6.Niemand soll mit einigem Gewehre, Stocke, oder Degen, in den Claßen erscheinen, wer aber sonst einen Degen zu tragen befugt ist, soll selbigen so lange er darinnen ist, an den ihm angewiesenen Orte ablegen. Wer in die Claßen kommt, oder wieder weg gehet, soll solches bescheidentlich ohne einigen Lärmen oder unanständiges Laufen thun, wobey auch hauptsächlich zu verstehen ist, daß er bey dem Durchgange des unteren Gebäudes keinen Streit, Lärmen, Schlagen, oder andern Unfug errege, vorzüglich soll er sich alles Zankens mit den unten wohnenden Leuten enthalten, auch niemand der nicht zur Academie gehöret, mit hineinführen, und wenn er in der Claße auf dem ihm angewiesenen Orte sitzet, soll er selbigen, so lange die Stunde währet, unveränderlich behalten, niemahls auch, ohne Erlaubniß des Vorgesetzten, aus dem Zimmer oder nach Hause gehen.

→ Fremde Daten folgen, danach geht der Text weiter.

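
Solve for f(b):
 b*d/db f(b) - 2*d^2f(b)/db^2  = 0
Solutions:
 f(b) = C1 + C2*erfi(b/2)


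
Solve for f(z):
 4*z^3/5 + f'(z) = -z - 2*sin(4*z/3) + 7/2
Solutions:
 f(z) = C1 - z^4/5 - z^2/2 + 7*z/2 + 3*cos(4*z/3)/2


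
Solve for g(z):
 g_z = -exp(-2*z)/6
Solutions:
 g(z) = C1 + exp(-2*z)/12


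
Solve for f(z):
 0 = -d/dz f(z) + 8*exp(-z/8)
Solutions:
 f(z) = C1 - 64*exp(-z/8)


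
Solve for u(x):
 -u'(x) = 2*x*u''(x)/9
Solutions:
 u(x) = C1 + C2/x^(7/2)


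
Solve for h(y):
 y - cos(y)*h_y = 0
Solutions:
 h(y) = C1 + Integral(y/cos(y), y)


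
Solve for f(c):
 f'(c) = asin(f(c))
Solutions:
 Integral(1/asin(_y), (_y, f(c))) = C1 + c


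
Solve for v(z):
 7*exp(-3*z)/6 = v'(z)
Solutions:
 v(z) = C1 - 7*exp(-3*z)/18


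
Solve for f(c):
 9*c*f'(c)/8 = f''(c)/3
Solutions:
 f(c) = C1 + C2*erfi(3*sqrt(3)*c/4)


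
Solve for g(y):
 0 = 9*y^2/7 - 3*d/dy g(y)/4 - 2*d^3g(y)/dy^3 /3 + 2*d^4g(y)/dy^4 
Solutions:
 g(y) = C1 + C2*exp(y*(-2^(2/3)*(27*sqrt(6657) + 2203)^(1/3) - 8*2^(1/3)/(27*sqrt(6657) + 2203)^(1/3) + 8)/72)*sin(2^(1/3)*sqrt(3)*y*(-2^(1/3)*(27*sqrt(6657) + 2203)^(1/3) + 8/(27*sqrt(6657) + 2203)^(1/3))/72) + C3*exp(y*(-2^(2/3)*(27*sqrt(6657) + 2203)^(1/3) - 8*2^(1/3)/(27*sqrt(6657) + 2203)^(1/3) + 8)/72)*cos(2^(1/3)*sqrt(3)*y*(-2^(1/3)*(27*sqrt(6657) + 2203)^(1/3) + 8/(27*sqrt(6657) + 2203)^(1/3))/72) + C4*exp(y*(8*2^(1/3)/(27*sqrt(6657) + 2203)^(1/3) + 4 + 2^(2/3)*(27*sqrt(6657) + 2203)^(1/3))/36) + 4*y^3/7 - 64*y/21


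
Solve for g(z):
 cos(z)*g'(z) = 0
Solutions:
 g(z) = C1


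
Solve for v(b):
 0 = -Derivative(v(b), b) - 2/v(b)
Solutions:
 v(b) = -sqrt(C1 - 4*b)
 v(b) = sqrt(C1 - 4*b)


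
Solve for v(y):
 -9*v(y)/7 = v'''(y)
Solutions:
 v(y) = C3*exp(-21^(2/3)*y/7) + (C1*sin(3*3^(1/6)*7^(2/3)*y/14) + C2*cos(3*3^(1/6)*7^(2/3)*y/14))*exp(21^(2/3)*y/14)


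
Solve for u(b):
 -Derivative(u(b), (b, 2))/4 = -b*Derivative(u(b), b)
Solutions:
 u(b) = C1 + C2*erfi(sqrt(2)*b)


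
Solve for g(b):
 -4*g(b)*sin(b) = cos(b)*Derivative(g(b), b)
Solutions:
 g(b) = C1*cos(b)^4


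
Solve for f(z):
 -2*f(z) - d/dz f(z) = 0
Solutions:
 f(z) = C1*exp(-2*z)


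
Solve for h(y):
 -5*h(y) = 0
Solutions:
 h(y) = 0


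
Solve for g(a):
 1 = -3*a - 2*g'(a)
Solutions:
 g(a) = C1 - 3*a^2/4 - a/2


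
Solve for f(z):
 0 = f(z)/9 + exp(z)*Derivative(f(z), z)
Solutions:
 f(z) = C1*exp(exp(-z)/9)


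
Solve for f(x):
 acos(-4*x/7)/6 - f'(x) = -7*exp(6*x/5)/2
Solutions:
 f(x) = C1 + x*acos(-4*x/7)/6 + sqrt(49 - 16*x^2)/24 + 35*exp(6*x/5)/12


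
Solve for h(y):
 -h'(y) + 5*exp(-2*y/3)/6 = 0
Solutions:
 h(y) = C1 - 5*exp(-2*y/3)/4


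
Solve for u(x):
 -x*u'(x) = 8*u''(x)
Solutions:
 u(x) = C1 + C2*erf(x/4)


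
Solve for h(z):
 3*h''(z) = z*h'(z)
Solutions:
 h(z) = C1 + C2*erfi(sqrt(6)*z/6)


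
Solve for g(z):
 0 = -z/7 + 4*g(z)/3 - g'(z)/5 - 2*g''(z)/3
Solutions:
 g(z) = C1*exp(z*(-3 + sqrt(809))/20) + C2*exp(-z*(3 + sqrt(809))/20) + 3*z/28 + 9/560


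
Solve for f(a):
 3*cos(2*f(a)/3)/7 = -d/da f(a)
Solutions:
 3*a/7 - 3*log(sin(2*f(a)/3) - 1)/4 + 3*log(sin(2*f(a)/3) + 1)/4 = C1


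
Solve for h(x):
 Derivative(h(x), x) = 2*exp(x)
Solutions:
 h(x) = C1 + 2*exp(x)


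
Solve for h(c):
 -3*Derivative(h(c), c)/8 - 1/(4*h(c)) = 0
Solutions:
 h(c) = -sqrt(C1 - 12*c)/3
 h(c) = sqrt(C1 - 12*c)/3


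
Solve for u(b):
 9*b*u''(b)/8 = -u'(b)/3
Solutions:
 u(b) = C1 + C2*b^(19/27)


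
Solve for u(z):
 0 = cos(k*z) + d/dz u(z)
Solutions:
 u(z) = C1 - sin(k*z)/k


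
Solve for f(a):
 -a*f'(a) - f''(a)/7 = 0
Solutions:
 f(a) = C1 + C2*erf(sqrt(14)*a/2)


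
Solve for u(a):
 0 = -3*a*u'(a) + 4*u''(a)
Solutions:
 u(a) = C1 + C2*erfi(sqrt(6)*a/4)


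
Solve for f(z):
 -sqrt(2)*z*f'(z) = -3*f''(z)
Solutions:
 f(z) = C1 + C2*erfi(2^(3/4)*sqrt(3)*z/6)


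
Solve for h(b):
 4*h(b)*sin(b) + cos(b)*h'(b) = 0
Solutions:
 h(b) = C1*cos(b)^4


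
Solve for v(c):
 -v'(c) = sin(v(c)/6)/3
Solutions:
 c/3 + 3*log(cos(v(c)/6) - 1) - 3*log(cos(v(c)/6) + 1) = C1


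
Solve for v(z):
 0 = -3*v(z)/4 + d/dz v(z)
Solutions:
 v(z) = C1*exp(3*z/4)


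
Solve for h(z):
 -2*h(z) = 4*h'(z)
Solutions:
 h(z) = C1*exp(-z/2)


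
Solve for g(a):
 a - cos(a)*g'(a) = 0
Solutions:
 g(a) = C1 + Integral(a/cos(a), a)


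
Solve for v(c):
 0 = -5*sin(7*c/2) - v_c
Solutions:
 v(c) = C1 + 10*cos(7*c/2)/7


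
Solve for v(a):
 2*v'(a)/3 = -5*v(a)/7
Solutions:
 v(a) = C1*exp(-15*a/14)


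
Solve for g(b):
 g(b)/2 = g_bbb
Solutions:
 g(b) = C3*exp(2^(2/3)*b/2) + (C1*sin(2^(2/3)*sqrt(3)*b/4) + C2*cos(2^(2/3)*sqrt(3)*b/4))*exp(-2^(2/3)*b/4)


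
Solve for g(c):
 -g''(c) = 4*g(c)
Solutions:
 g(c) = C1*sin(2*c) + C2*cos(2*c)


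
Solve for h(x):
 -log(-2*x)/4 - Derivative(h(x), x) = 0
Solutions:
 h(x) = C1 - x*log(-x)/4 + x*(1 - log(2))/4


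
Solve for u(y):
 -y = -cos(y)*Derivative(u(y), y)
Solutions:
 u(y) = C1 + Integral(y/cos(y), y)


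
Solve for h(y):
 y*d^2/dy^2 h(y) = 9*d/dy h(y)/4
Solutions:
 h(y) = C1 + C2*y^(13/4)


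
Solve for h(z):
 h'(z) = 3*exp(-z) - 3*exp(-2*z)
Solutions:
 h(z) = C1 - 3*exp(-z) + 3*exp(-2*z)/2


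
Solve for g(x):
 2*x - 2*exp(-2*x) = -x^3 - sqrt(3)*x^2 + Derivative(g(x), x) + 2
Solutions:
 g(x) = C1 + x^4/4 + sqrt(3)*x^3/3 + x^2 - 2*x + exp(-2*x)


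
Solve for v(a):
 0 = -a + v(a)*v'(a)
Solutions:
 v(a) = -sqrt(C1 + a^2)
 v(a) = sqrt(C1 + a^2)


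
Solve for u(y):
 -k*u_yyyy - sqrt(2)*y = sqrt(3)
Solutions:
 u(y) = C1 + C2*y + C3*y^2 + C4*y^3 - sqrt(2)*y^5/(120*k) - sqrt(3)*y^4/(24*k)


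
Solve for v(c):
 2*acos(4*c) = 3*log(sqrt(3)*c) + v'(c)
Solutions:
 v(c) = C1 - 3*c*log(c) + 2*c*acos(4*c) - 3*c*log(3)/2 + 3*c - sqrt(1 - 16*c^2)/2


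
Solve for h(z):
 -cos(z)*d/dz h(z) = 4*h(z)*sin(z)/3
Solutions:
 h(z) = C1*cos(z)^(4/3)


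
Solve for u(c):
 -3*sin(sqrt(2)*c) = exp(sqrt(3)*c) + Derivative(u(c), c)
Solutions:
 u(c) = C1 - sqrt(3)*exp(sqrt(3)*c)/3 + 3*sqrt(2)*cos(sqrt(2)*c)/2


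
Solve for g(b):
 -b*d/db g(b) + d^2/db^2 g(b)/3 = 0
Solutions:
 g(b) = C1 + C2*erfi(sqrt(6)*b/2)


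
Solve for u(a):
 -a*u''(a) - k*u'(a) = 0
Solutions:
 u(a) = C1 + a^(1 - re(k))*(C2*sin(log(a)*Abs(im(k))) + C3*cos(log(a)*im(k)))


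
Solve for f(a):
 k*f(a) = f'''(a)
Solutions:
 f(a) = C1*exp(a*k^(1/3)) + C2*exp(a*k^(1/3)*(-1 + sqrt(3)*I)/2) + C3*exp(-a*k^(1/3)*(1 + sqrt(3)*I)/2)


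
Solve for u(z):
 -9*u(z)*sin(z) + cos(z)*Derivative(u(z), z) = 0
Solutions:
 u(z) = C1/cos(z)^9


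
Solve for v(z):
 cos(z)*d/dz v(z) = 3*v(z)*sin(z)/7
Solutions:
 v(z) = C1/cos(z)^(3/7)


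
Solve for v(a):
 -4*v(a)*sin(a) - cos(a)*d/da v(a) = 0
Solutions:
 v(a) = C1*cos(a)^4


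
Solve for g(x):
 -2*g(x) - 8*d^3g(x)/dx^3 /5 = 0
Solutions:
 g(x) = C3*exp(-10^(1/3)*x/2) + (C1*sin(10^(1/3)*sqrt(3)*x/4) + C2*cos(10^(1/3)*sqrt(3)*x/4))*exp(10^(1/3)*x/4)


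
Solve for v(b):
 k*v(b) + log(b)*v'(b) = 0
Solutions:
 v(b) = C1*exp(-k*li(b))


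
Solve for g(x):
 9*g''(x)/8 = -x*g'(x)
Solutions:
 g(x) = C1 + C2*erf(2*x/3)


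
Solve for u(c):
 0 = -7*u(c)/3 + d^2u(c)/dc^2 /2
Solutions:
 u(c) = C1*exp(-sqrt(42)*c/3) + C2*exp(sqrt(42)*c/3)


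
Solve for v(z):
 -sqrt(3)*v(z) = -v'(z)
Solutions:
 v(z) = C1*exp(sqrt(3)*z)


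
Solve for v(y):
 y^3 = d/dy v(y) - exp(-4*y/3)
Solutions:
 v(y) = C1 + y^4/4 - 3*exp(-4*y/3)/4


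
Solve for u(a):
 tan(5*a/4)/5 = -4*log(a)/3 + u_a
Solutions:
 u(a) = C1 + 4*a*log(a)/3 - 4*a/3 - 4*log(cos(5*a/4))/25


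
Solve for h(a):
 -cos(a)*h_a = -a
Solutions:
 h(a) = C1 + Integral(a/cos(a), a)


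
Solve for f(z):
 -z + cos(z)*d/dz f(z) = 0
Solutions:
 f(z) = C1 + Integral(z/cos(z), z)


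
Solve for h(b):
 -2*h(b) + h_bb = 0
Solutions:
 h(b) = C1*exp(-sqrt(2)*b) + C2*exp(sqrt(2)*b)


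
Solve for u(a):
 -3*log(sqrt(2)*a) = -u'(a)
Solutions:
 u(a) = C1 + 3*a*log(a) - 3*a + 3*a*log(2)/2


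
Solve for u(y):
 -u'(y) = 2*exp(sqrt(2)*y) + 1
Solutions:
 u(y) = C1 - y - sqrt(2)*exp(sqrt(2)*y)


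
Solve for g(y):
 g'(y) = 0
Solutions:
 g(y) = C1


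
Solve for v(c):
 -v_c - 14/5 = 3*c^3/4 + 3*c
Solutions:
 v(c) = C1 - 3*c^4/16 - 3*c^2/2 - 14*c/5


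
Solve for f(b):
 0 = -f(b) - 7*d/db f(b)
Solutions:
 f(b) = C1*exp(-b/7)


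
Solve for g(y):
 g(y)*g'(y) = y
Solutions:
 g(y) = -sqrt(C1 + y^2)
 g(y) = sqrt(C1 + y^2)


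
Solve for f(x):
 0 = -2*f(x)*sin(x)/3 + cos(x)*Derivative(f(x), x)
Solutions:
 f(x) = C1/cos(x)^(2/3)


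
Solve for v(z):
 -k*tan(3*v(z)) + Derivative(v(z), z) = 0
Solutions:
 v(z) = -asin(C1*exp(3*k*z))/3 + pi/3
 v(z) = asin(C1*exp(3*k*z))/3


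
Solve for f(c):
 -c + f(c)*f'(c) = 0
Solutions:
 f(c) = -sqrt(C1 + c^2)
 f(c) = sqrt(C1 + c^2)


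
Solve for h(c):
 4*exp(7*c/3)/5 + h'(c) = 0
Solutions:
 h(c) = C1 - 12*exp(7*c/3)/35


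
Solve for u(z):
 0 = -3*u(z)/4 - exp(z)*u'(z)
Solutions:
 u(z) = C1*exp(3*exp(-z)/4)


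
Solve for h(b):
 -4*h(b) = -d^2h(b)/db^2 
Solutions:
 h(b) = C1*exp(-2*b) + C2*exp(2*b)


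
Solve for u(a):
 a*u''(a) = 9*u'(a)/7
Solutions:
 u(a) = C1 + C2*a^(16/7)


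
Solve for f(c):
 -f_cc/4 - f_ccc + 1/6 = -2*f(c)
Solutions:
 f(c) = C1*exp(-c*((24*sqrt(5178) + 1727)^(-1/3) + 2 + (24*sqrt(5178) + 1727)^(1/3))/24)*sin(sqrt(3)*c*(-(24*sqrt(5178) + 1727)^(1/3) + (24*sqrt(5178) + 1727)^(-1/3))/24) + C2*exp(-c*((24*sqrt(5178) + 1727)^(-1/3) + 2 + (24*sqrt(5178) + 1727)^(1/3))/24)*cos(sqrt(3)*c*(-(24*sqrt(5178) + 1727)^(1/3) + (24*sqrt(5178) + 1727)^(-1/3))/24) + C3*exp(c*(-1 + (24*sqrt(5178) + 1727)^(-1/3) + (24*sqrt(5178) + 1727)^(1/3))/12) - 1/12


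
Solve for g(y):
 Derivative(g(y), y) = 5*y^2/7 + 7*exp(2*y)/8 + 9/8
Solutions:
 g(y) = C1 + 5*y^3/21 + 9*y/8 + 7*exp(2*y)/16


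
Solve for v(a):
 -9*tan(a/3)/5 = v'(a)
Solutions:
 v(a) = C1 + 27*log(cos(a/3))/5


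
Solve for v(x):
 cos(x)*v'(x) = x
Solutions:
 v(x) = C1 + Integral(x/cos(x), x)


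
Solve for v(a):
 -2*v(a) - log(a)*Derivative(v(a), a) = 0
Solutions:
 v(a) = C1*exp(-2*li(a))


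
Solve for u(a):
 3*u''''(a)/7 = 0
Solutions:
 u(a) = C1 + C2*a + C3*a^2 + C4*a^3


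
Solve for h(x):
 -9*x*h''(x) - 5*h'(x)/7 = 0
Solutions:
 h(x) = C1 + C2*x^(58/63)


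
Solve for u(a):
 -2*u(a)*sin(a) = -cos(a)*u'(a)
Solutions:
 u(a) = C1/cos(a)^2


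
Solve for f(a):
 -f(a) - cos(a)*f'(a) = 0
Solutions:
 f(a) = C1*sqrt(sin(a) - 1)/sqrt(sin(a) + 1)


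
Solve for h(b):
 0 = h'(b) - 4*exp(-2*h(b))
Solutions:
 h(b) = log(-sqrt(C1 + 8*b))
 h(b) = log(C1 + 8*b)/2


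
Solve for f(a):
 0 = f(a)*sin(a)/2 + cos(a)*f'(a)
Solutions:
 f(a) = C1*sqrt(cos(a))


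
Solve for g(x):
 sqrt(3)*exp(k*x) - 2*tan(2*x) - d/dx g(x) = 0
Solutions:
 g(x) = C1 + sqrt(3)*Piecewise((exp(k*x)/k, Ne(k, 0)), (x, True)) + log(cos(2*x))


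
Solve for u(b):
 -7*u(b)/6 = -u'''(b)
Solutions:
 u(b) = C3*exp(6^(2/3)*7^(1/3)*b/6) + (C1*sin(2^(2/3)*3^(1/6)*7^(1/3)*b/4) + C2*cos(2^(2/3)*3^(1/6)*7^(1/3)*b/4))*exp(-6^(2/3)*7^(1/3)*b/12)


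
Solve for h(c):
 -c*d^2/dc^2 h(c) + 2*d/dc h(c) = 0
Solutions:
 h(c) = C1 + C2*c^3


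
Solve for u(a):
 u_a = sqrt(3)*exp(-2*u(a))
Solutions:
 u(a) = log(-sqrt(C1 + 2*sqrt(3)*a))
 u(a) = log(C1 + 2*sqrt(3)*a)/2


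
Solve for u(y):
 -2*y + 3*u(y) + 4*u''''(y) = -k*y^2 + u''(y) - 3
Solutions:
 u(y) = -k*y^2/3 - 2*k/9 + 2*y/3 + (C1*sin(sqrt(2)*3^(1/4)*y*sin(atan(sqrt(47))/2)/2) + C2*cos(sqrt(2)*3^(1/4)*y*sin(atan(sqrt(47))/2)/2))*exp(-sqrt(2)*3^(1/4)*y*cos(atan(sqrt(47))/2)/2) + (C3*sin(sqrt(2)*3^(1/4)*y*sin(atan(sqrt(47))/2)/2) + C4*cos(sqrt(2)*3^(1/4)*y*sin(atan(sqrt(47))/2)/2))*exp(sqrt(2)*3^(1/4)*y*cos(atan(sqrt(47))/2)/2) - 1


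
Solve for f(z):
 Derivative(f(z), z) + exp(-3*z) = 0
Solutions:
 f(z) = C1 + exp(-3*z)/3


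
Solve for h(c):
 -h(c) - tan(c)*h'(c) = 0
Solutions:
 h(c) = C1/sin(c)


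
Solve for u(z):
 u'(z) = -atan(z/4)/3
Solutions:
 u(z) = C1 - z*atan(z/4)/3 + 2*log(z^2 + 16)/3


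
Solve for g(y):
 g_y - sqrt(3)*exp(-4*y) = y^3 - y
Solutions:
 g(y) = C1 + y^4/4 - y^2/2 - sqrt(3)*exp(-4*y)/4


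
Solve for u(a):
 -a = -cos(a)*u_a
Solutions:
 u(a) = C1 + Integral(a/cos(a), a)


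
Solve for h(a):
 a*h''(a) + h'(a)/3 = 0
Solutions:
 h(a) = C1 + C2*a^(2/3)


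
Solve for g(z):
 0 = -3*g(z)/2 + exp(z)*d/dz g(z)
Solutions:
 g(z) = C1*exp(-3*exp(-z)/2)


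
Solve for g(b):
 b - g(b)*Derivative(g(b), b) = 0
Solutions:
 g(b) = -sqrt(C1 + b^2)
 g(b) = sqrt(C1 + b^2)


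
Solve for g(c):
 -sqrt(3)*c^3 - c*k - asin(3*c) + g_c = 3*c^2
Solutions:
 g(c) = C1 + sqrt(3)*c^4/4 + c^3 + c^2*k/2 + c*asin(3*c) + sqrt(1 - 9*c^2)/3


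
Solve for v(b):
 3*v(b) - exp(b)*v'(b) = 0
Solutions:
 v(b) = C1*exp(-3*exp(-b))


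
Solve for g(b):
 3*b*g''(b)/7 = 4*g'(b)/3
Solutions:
 g(b) = C1 + C2*b^(37/9)


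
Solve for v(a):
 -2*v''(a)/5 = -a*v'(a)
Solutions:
 v(a) = C1 + C2*erfi(sqrt(5)*a/2)


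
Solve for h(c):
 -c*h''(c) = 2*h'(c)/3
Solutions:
 h(c) = C1 + C2*c^(1/3)


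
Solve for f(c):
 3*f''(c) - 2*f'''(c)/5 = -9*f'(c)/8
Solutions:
 f(c) = C1 + C2*exp(3*c*(5 - sqrt(30))/4) + C3*exp(3*c*(5 + sqrt(30))/4)


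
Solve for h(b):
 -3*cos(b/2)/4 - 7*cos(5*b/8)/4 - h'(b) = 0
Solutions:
 h(b) = C1 - 3*sin(b/2)/2 - 14*sin(5*b/8)/5


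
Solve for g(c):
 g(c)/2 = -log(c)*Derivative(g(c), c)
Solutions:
 g(c) = C1*exp(-li(c)/2)


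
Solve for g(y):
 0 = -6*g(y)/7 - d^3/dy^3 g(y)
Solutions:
 g(y) = C3*exp(-6^(1/3)*7^(2/3)*y/7) + (C1*sin(2^(1/3)*3^(5/6)*7^(2/3)*y/14) + C2*cos(2^(1/3)*3^(5/6)*7^(2/3)*y/14))*exp(6^(1/3)*7^(2/3)*y/14)


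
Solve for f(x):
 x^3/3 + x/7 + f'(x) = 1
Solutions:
 f(x) = C1 - x^4/12 - x^2/14 + x


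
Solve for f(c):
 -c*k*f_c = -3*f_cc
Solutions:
 f(c) = Piecewise((-sqrt(6)*sqrt(pi)*C1*erf(sqrt(6)*c*sqrt(-k)/6)/(2*sqrt(-k)) - C2, (k > 0) | (k < 0)), (-C1*c - C2, True))


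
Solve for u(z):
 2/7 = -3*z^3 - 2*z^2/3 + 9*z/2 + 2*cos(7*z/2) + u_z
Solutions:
 u(z) = C1 + 3*z^4/4 + 2*z^3/9 - 9*z^2/4 + 2*z/7 - 4*sin(7*z/2)/7


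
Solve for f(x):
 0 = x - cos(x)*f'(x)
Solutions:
 f(x) = C1 + Integral(x/cos(x), x)


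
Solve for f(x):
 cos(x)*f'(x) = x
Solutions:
 f(x) = C1 + Integral(x/cos(x), x)


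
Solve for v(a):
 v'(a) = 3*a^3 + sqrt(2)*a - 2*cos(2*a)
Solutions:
 v(a) = C1 + 3*a^4/4 + sqrt(2)*a^2/2 - sin(2*a)


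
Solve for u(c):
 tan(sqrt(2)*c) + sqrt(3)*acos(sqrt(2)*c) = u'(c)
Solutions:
 u(c) = C1 + sqrt(3)*(c*acos(sqrt(2)*c) - sqrt(2)*sqrt(1 - 2*c^2)/2) - sqrt(2)*log(cos(sqrt(2)*c))/2


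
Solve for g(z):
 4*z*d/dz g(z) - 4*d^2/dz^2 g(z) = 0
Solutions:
 g(z) = C1 + C2*erfi(sqrt(2)*z/2)


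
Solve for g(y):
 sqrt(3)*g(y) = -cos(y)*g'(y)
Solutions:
 g(y) = C1*(sin(y) - 1)^(sqrt(3)/2)/(sin(y) + 1)^(sqrt(3)/2)


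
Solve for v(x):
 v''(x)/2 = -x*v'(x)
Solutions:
 v(x) = C1 + C2*erf(x)


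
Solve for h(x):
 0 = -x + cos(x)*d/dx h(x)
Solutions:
 h(x) = C1 + Integral(x/cos(x), x)


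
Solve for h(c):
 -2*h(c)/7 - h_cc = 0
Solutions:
 h(c) = C1*sin(sqrt(14)*c/7) + C2*cos(sqrt(14)*c/7)


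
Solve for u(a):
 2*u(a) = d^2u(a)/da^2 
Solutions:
 u(a) = C1*exp(-sqrt(2)*a) + C2*exp(sqrt(2)*a)


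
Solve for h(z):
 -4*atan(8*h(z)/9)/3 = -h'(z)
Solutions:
 Integral(1/atan(8*_y/9), (_y, h(z))) = C1 + 4*z/3


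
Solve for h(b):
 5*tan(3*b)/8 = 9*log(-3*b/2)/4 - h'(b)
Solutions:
 h(b) = C1 + 9*b*log(-b)/4 - 9*b/4 - 9*b*log(2)/4 + 9*b*log(3)/4 + 5*log(cos(3*b))/24


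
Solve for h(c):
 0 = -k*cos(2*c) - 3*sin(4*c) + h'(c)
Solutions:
 h(c) = C1 + k*sin(2*c)/2 - 3*cos(4*c)/4


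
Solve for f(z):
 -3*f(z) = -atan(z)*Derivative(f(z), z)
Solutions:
 f(z) = C1*exp(3*Integral(1/atan(z), z))


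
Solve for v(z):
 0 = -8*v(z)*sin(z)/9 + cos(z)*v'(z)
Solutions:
 v(z) = C1/cos(z)^(8/9)


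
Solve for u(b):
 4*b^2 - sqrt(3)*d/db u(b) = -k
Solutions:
 u(b) = C1 + 4*sqrt(3)*b^3/9 + sqrt(3)*b*k/3


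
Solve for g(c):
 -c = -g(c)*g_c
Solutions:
 g(c) = -sqrt(C1 + c^2)
 g(c) = sqrt(C1 + c^2)


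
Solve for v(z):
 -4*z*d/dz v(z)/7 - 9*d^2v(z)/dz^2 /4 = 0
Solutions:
 v(z) = C1 + C2*erf(2*sqrt(14)*z/21)


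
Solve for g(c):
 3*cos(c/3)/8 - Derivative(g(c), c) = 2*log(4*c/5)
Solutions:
 g(c) = C1 - 2*c*log(c) - 4*c*log(2) + 2*c + 2*c*log(5) + 9*sin(c/3)/8


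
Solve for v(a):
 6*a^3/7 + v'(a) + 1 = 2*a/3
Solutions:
 v(a) = C1 - 3*a^4/14 + a^2/3 - a


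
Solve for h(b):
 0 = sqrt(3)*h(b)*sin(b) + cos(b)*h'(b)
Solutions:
 h(b) = C1*cos(b)^(sqrt(3))


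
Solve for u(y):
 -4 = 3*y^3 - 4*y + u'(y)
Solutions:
 u(y) = C1 - 3*y^4/4 + 2*y^2 - 4*y


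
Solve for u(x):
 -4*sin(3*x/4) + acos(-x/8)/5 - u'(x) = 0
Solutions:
 u(x) = C1 + x*acos(-x/8)/5 + sqrt(64 - x^2)/5 + 16*cos(3*x/4)/3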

7.Die mathematische Claße betreffend, so ist außer vorigen Punkten, annoch folgendes vestgesetzt:a) Daß ein jeder die nöthige Dinte, Papier, Federn und Reiszeug mit sich bringe;b) Daß während der Rede des Professoris, keiner ihn mit irgend einer Frage störe, sondern lediglich verziehe bis die Demonstration geendiget ist;c) Daß, ehe er kommt, keiner etwas auf seiner Tafel mahle, oder das schon darauf stehende im geringsten auslösche;d) Soll keiner zur Architektur noch zur Perspective angenommen werden, bevor er nicht ein Collegium Geometriæ angehöret;e) Bleibt einer oder anderer ein oder ein par mahl aus; so muß er keiner Wiederholung der vorhergehenden Lection gewährtig seyn, auch den Professorem damit nicht aufzuhalten suchen; was aber davon kann mitgetheilet werden, hat einer alsdenn bey den Mithörern zu suchen, als welchen frey gestellet wird, demjenigen, der deßen benöthiget ist, nach Belieben zu willfahren.
8.Die Lernende sollen letztlich ihren Vorgesetzten alle gebührliche Ehrerbietung erweisen, und selbst untereinander sich friedlich und sittsam begegnen; dafern aber einer über den andern sich zu beschweren Ursache hätte, soll er solches alsdenn seinen Vorgesetzten anzeigen, die sein Anbringen anhören und den beleidigten Theil, befindlicher maaßen, zu seinem Rechte verhelfen werden.Alle obige Gesetze werden einem jeglichen, bey seiner Annehmung bekannt gemacht, und hat ein jeder, falls er seines Rechtes nicht will verlustig gehen, sich hiernach genau zu achten.Berlin, den 4ten Julius, 1776.